Here I am again, with another bit of folk wisdom to pass on to the young. This one is not mine, however. Thirty years ago, or so, when I was still relatively newly arrived at the University of Massachuesetts Amherst, I knew a Professor of Italian named Zina Tillona [she has since gone on to earn a law degree and now practices in Northampton, I believe]. A group of us were sitting around gossiping one day about a mutual acquaintance who had just been tapped for an administrative position despite no prior such experience. "I wonder what sort of Dean he will be," someone said, idly. Zina replied, "Well, most people do most things the way they do most other things."

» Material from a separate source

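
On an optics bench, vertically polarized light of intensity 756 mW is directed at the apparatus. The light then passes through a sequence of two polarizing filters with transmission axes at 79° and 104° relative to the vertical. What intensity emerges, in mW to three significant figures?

I₁ = 756 mW · cos²(79°) = 27.52 mW.
I₂ = I₁ · cos²(25°) = 27.52 · 0.8214 = 22.61 mW.

I ≈ 22.6 mW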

Ay first, I thought the remark rather trite, almost tautological. But on reflection, I realized that it encapsulated a very deep truth. There are styles in human behavior, and those styles crop up across a wide range of activities, some trivial, some very important. So this man was likely to be a Dean in roughly the way he was a tennis player, a father, a teacher, or a lover. If he was fussy, obsessed with trivia, vindictive in his personal relationships, and perpatually late to parties or his children's teacher conferences, then he would almost certainly be fussy, obsessed with trivia, vindictive, and chronically late to appointments as a Dean.

Erick Ericson says something similar in Childhood and Society [I think.] People have styles in dreaming, he observes. Some always dream in color, others in black and white. Some have barren, simple dreams, others have cluttered dreams. And this is true regardless of the subject matter of the dream.

Why is any of this important, even granting that it is kind of interesting? Because lefties like me have to take seriously the idea that Obama will be the same sort of president that he was a community organizer, a state legislator, a senator, and a campaigner. It is natural for him to seek consensus, to listen to those with whom he disagrees, to look for something on which he can agree with his opponents, and on which he can build. His orientation is progressive, but he is not confrontational or ideological and he is very slow to anger.

We may like these features of his style of personality or not, and I think we can agree that they served him extremely well in the run for the presidency. But it is foolish of us now to want or expect him to channel our inner Dennis Kucinich.

Most people do most things the way they do most other things.